When love dies, it can be a relief, especially when there were too many years of dead wood to untangle. But the pains of that proof can continue to sting in softer moments.
Who is this stranger that I used to kiss?
There were signs, though, the landscape of relationship became less voluptuous, more easily sparked by irritations, more arid. The future with this person less generous, more fraught, and exhausting. If not cleared away, the shredded husk can become incendiary.
As I write this, I look up at a fluorescent glowing sun of molten copper. Our air quality in Portland is currently the worst in the world, with San Francisco second. The sky is so thick with particulates that businesses have closed (the few remaining open during COVID, that is) and the trash bins and recycling are still waiting at the curb a few days past schedule. But at least the weather has cooled and the 50-mile-an-hour bellowing east winds have died down. Hopefully the fire is slowing its advance, but the ecocide that brought us here has not.

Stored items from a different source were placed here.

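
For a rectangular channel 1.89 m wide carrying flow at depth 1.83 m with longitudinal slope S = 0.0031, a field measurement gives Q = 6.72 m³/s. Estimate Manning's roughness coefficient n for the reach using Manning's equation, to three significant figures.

0.0209

A = b·y = 1.89 × 1.83 = 3.459 m²
P = b + 2y = 1.89 + 2×1.83 = 5.550 m
R = A/P = 3.459/5.550 = 0.6232 m
n = (1/Q)·A·R^(2/3)·S^(1/2) = (1/6.72) × 3.459 × 0.7296 × 0.05568 = 0.02091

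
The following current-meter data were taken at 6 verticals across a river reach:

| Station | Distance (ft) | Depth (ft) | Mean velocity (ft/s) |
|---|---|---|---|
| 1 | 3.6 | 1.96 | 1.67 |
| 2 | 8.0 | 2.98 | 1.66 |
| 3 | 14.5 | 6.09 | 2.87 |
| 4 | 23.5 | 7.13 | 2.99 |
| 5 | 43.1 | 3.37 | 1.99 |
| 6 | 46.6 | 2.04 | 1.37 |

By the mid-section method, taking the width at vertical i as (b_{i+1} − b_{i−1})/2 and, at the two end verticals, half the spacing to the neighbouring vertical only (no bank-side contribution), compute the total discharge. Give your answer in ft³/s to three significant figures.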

There is a new place that has grown to shelter me, tucked away in the woods, a space that I could escape from Portland now and again. At night, we’d hold close and listen to the nocturne of screech owls and coyotes, the throbbing of crickets, and while the mornings varied in flavor they would always begin with the cackling and clucking of chickens.

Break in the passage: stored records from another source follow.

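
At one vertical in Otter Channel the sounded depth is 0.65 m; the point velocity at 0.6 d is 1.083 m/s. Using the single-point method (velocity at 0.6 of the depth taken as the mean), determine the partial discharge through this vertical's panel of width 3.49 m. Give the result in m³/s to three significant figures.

2.46 m³/s

v̄ = v₀.₆ = 1.083 m/s
q = v̄ × d × w = 1.083 × 0.65 × 3.49 = 2.457 m³/s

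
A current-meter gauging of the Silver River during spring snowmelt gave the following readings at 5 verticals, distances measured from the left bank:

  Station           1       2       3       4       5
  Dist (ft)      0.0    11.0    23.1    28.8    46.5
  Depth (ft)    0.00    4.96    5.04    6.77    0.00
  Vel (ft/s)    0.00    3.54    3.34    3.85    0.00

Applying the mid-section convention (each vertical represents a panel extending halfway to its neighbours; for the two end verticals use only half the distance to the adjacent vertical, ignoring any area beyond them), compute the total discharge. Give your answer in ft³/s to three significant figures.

658 ft³/s

w_2 = (23.1 − 0.0)/2 = 11.55 ft; q_2 = 3.54 × 4.96 × 11.55 = 202.8 ft³/s
w_3 = (28.8 − 11.0)/2 = 8.9 ft; q_3 = 3.34 × 5.04 × 8.9 = 149.8 ft³/s
w_4 = (46.5 − 23.1)/2 = 11.7 ft; q_4 = 3.85 × 6.77 × 11.7 = 305.0 ft³/s
Stations 1, 5 contribute zero (depth or velocity is 0).
Q = Σ qᵢ = 657.6 ft³/s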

I’m supposed to head out that way but get a text warning me that the farm is on Level Two. Level One is to be on alert. Level Two is significant risk. Level Three is GO NOW!
I’m in SE Portland heading to the freeway and people without homes have fires blazing on this blustery day. I’m amazed because it is hot and looks like 360 degrees of hell and we are on high wind alert. Sirens ululate and as I head closer to Oregon City the sky is a thick burnt orange, the shadows eerie and beautiful, like when we had the eclipse a few years ago.

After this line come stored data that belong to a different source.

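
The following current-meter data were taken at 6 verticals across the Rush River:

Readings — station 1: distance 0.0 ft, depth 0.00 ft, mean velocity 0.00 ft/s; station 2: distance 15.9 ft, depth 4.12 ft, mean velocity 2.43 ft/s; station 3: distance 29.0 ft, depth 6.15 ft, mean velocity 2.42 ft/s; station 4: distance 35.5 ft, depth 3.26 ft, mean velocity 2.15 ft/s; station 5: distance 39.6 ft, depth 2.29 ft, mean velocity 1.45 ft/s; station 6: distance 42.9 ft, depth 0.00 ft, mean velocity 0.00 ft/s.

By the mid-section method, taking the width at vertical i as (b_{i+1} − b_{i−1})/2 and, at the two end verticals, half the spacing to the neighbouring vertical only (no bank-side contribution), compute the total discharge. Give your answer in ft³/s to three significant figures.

w_2 = (29.0 − 0.0)/2 = 14.5 ft; q_2 = 2.43 × 4.12 × 14.5 = 145.2 ft³/s
w_3 = (35.5 − 15.9)/2 = 9.8 ft; q_3 = 2.42 × 6.15 × 9.8 = 145.9 ft³/s
w_4 = (39.6 − 29.0)/2 = 5.3 ft; q_4 = 2.15 × 3.26 × 5.3 = 37.15 ft³/s
w_5 = (42.9 − 35.5)/2 = 3.7 ft; q_5 = 1.45 × 2.29 × 3.7 = 12.29 ft³/s
Stations 1, 6 contribute zero (depth or velocity is 0).
Q = Σ qᵢ = 340.5 ft³/s

340 ft³/s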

Sirens ululate and as I head closer to Oregon City the sky is a thick burnt orange, the shadows eerie and beautiful, like when we had the eclipse a few years ago.
Driving under a stone bridge, I felt a sob well up in me at the apocalyptic scene, the same feeling I got the first time I went to a grocery store and everyone was in masks. The surreality of everything I’d expected, but eventually, not now. Scientists have been warning us about pandemics and climate change for 20 years, but now that time has actually arrived.
Some of our internal worries have become the forefront of our collective reality the world over, although, surprisingly, there are still deniers. People cling to the idea that COVID isn’t that bad and try to shun masks. People imagine boogeymen are running around lighting fires instead of thinking it’s bad land management and climate change.
Why won’t PGE put their lines underground? Why did colonialism take a lush land, a place that indigenous people had managed as a thriving ecosystem for thousands of years, and turn it into a wasteland of cows and monoculture, empty consumerism?
The car radio is playing Cage the Elephant’s “Social Cues.” I think of cocktails in bars, art receptions, green rooms for bands littered with empty bottles and glasses, summers dancing sweaty to the deejay at gay bars, and casual “normalcy”: rolling suitcases onto planes, picking up a magazine to flip through in a waiting room, crowding into an elevator that shoots up thirty stories from a glass lobby, jumping into a heated pool with splashing people, a hot yoga class, and everything encased in a plastic that was supposedly being recycled. All of these memories taste like candy, like movement, a way to flit and celebrate evasion, a way to feel joy in urbane limbo. It feels like we were playing pretend.
Were we falling out of love with that hall of mirrors? How deep did those shallow pleasures go? What did it take to sustain that the world over?
I know all these things still exist, there are still people acting as if “all is normal,” but I’m not. As I dig deeper and deeper into place and self, I feel so much burning away. I’m falling in love with different things that are only just revealing themselves as the smoke clears.
When we wake, there are no chicken sounds since they were moved to where sprinklers could reach them, no red-breasted nuthatch creeping along the trees, just a heavy orange haze, trees stark, and, when I left, ash was falling. The ash of animals and trees, of the last place we’ll run to before there is nowhere left.